I have no problem with comparisons, negative or positive, I just feel like it’s a bit random in this case. I can absolutely see that ExomeDepth will sometimes delivers unreliable results, but I don’t think this paper shows the pros and cons well.
Q: I never see a CNV call in the first exon of a chromosome. Is this a bug?
Not really. The explanation for this is that I had issues with CNVs overlapping chromosome boundaries. The whole downstream analysis, in particular the annotation steps, were negatively affected. Therefore, in the coding of the underlying Markov Chain, I decided to force an absence of CNV (i.e. normal copy number 2) to start a chromosome. It is not an optimum way to address the problem but at least it is clean to code. This is not a high priority but some fix should be implemented at some point.

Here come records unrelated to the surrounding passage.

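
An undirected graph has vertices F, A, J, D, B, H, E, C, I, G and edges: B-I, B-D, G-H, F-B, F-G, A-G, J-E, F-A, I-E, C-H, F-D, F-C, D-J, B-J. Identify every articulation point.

F

Removing F increases the component count from 1 to 2, so F is a cut vertex.
By contrast removing I leaves 1 component; it is not a cut vertex. No other vertex is a cut vertex either.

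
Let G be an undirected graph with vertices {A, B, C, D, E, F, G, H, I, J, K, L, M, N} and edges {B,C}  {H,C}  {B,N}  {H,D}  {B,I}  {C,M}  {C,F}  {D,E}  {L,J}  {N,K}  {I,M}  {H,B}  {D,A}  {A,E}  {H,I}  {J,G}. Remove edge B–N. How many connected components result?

Before removal there are 2 components.
B–N is a bridge — removing it separates B's side from N's side.
After removal: 3 components.

3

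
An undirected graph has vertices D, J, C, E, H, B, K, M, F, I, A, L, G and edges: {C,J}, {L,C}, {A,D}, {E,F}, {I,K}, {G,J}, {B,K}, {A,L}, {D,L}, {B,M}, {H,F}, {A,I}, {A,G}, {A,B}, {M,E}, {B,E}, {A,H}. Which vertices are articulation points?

A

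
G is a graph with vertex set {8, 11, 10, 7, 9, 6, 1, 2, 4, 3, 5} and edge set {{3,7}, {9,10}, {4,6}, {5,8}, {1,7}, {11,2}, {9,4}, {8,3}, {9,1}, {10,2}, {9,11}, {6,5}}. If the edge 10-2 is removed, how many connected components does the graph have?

10 and 2 are still connected via 10-9-11-2, so the component count stays at 1.

1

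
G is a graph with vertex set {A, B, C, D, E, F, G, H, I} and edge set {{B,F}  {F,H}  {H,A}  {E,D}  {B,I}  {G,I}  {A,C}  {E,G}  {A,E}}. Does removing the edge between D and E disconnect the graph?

Removing D–E leaves no path between D and E: the component count goes from 1 to 2. So it is a bridge.

Yes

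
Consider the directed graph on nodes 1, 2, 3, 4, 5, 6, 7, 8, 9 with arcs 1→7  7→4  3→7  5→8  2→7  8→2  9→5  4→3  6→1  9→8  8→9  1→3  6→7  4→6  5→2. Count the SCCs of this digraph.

{1, 3, 4, 6, 7} are all mutually reachable — one SCC of size 5.
{5, 8, 9} are all mutually reachable — one SCC of size 3.
{2} is an SCC by itself.
That gives 3 strongly connected components.

3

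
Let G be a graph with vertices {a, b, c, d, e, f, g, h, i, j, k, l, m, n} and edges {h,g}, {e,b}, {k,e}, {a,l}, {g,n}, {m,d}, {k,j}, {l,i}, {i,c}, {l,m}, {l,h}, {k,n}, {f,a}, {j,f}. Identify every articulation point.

Removing e increases the component count from 1 to 2, so e is a cut vertex.
Removing i increases the component count from 1 to 2, so i is a cut vertex.
Removing k increases the component count from 1 to 2, so k is a cut vertex.
Likewise l, m are cut vertices.
By contrast removing j leaves 1 component; it is not a cut vertex. No other vertex is a cut vertex either.

e, i, k, l, m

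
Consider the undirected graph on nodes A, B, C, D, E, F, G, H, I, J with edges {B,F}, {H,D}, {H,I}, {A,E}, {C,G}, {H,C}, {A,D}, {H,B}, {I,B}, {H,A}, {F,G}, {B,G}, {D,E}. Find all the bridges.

none

The edges on the cycle H-I-B-H are not bridges since each lies on that cycle.
Every edge lies on some cycle, so there are no bridges.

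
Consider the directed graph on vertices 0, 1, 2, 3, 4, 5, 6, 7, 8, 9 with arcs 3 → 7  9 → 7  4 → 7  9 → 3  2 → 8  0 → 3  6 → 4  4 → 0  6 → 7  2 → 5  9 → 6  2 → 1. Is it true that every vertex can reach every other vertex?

There is no directed path from 9 to 2, so the graph is not strongly connected.

No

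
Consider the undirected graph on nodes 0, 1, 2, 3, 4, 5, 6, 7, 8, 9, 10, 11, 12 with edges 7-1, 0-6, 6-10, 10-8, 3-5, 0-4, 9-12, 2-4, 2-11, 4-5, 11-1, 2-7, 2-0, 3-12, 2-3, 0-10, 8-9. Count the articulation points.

Removing 2 increases the component count from 1 to 2, so 2 is a cut vertex.
By contrast removing 7 leaves 1 component; it is not a cut vertex. No other vertex is a cut vertex either.

1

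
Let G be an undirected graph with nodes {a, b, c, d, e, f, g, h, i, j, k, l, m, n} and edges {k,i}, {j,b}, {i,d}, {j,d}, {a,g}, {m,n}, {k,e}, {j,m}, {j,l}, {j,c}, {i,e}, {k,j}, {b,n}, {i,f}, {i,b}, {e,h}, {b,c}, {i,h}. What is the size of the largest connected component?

12

Starting from a we can reach a, g. That is one component of size 2.
Starting from b we can reach b, c, d, e, f, h, i, j, k, l, m, n. That is one component of size 12.
The largest has 12 vertices.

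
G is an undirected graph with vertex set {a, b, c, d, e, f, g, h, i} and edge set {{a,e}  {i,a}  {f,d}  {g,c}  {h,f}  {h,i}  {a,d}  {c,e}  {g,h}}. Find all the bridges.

none

The edges on the cycle h-i-a-d-f-h are not bridges since each lies on that cycle.
Every edge lies on some cycle, so there are no bridges.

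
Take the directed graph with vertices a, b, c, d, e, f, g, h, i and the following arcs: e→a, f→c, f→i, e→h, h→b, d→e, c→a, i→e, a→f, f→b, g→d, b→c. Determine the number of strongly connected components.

3

{a, b, c, e, f, h, i} are all mutually reachable — one SCC of size 7.
{d} is an SCC by itself.
{g} is an SCC by itself.
That gives 3 strongly connected components.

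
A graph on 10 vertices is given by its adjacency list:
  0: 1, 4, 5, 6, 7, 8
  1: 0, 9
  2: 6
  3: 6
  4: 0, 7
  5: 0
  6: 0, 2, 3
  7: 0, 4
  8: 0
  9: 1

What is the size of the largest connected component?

Starting from 0 we can reach 0, 1, 2, 3, 4, 5, 6, 7, 8, 9. That is one component of size 10.
The largest has 10 vertices.

10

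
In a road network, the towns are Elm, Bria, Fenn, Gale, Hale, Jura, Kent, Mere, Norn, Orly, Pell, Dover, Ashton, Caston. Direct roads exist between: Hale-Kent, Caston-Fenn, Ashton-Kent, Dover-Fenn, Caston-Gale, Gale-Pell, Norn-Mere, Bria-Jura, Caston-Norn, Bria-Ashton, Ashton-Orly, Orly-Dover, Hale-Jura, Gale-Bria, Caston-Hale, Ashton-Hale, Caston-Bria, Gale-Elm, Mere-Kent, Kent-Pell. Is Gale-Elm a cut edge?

Yes

Removing Gale-Elm leaves no path between Gale and Elm: the component count goes from 1 to 2. So it is a bridge.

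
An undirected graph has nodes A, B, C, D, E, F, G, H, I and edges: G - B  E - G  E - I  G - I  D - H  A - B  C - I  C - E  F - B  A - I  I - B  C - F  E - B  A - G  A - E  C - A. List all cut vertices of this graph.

Removing B, for instance, still leaves 2 components. No single vertex removal increases the component count — the graph has no articulation points.

none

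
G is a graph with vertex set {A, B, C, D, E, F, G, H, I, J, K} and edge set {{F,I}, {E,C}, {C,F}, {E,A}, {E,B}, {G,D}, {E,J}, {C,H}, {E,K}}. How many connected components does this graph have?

Starting from D we can reach D, G. That is one component of size 2.
Starting from A we can reach A, B, C, E, F, H, I, J, K. That is one component of size 9.
Total: 2 components.

2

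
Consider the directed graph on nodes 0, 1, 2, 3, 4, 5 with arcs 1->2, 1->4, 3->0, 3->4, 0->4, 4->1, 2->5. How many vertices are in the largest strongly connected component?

2

{1, 4} are all mutually reachable — one SCC of size 2.
{5} is an SCC by itself.
{3} is an SCC by itself.
{0} is an SCC by itself.
{2} is an SCC by itself.
The largest has 2 vertices.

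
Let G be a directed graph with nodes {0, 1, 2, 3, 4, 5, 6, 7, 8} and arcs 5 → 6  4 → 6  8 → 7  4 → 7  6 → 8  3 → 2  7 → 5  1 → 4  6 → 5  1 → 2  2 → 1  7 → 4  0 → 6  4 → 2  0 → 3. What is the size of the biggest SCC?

{1, 2, 4, 5, 6, 7, 8} are all mutually reachable — one SCC of size 7.
{0} is an SCC by itself.
{3} is an SCC by itself.
The largest has 7 vertices.

7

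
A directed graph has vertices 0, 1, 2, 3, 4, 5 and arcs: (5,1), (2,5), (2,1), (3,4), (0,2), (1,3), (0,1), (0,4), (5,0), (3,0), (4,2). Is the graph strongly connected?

Yes

From 4 we can reach every vertex (0, 1, 2, 3, 4, 5), and every vertex can reach 4 (0, 1, 2, 3, 4, 5). So the whole graph is one strongly connected component.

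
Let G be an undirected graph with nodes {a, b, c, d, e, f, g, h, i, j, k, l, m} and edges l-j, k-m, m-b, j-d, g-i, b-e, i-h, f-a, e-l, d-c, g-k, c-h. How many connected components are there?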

Q: Will ExomeDepth be updated? And when?
I plan to. For one thing some packages ExomeDepth depends on (like aod) have changed the syntax. I will probably need to update ExomeDepth using aods3 instead. While there are a few small things to improve, I would like to add more diagnostic tools to understand when and why ExomeDepth returns results with lower accuracy. That is the main thing to do really, other things are more minor incremental improvements.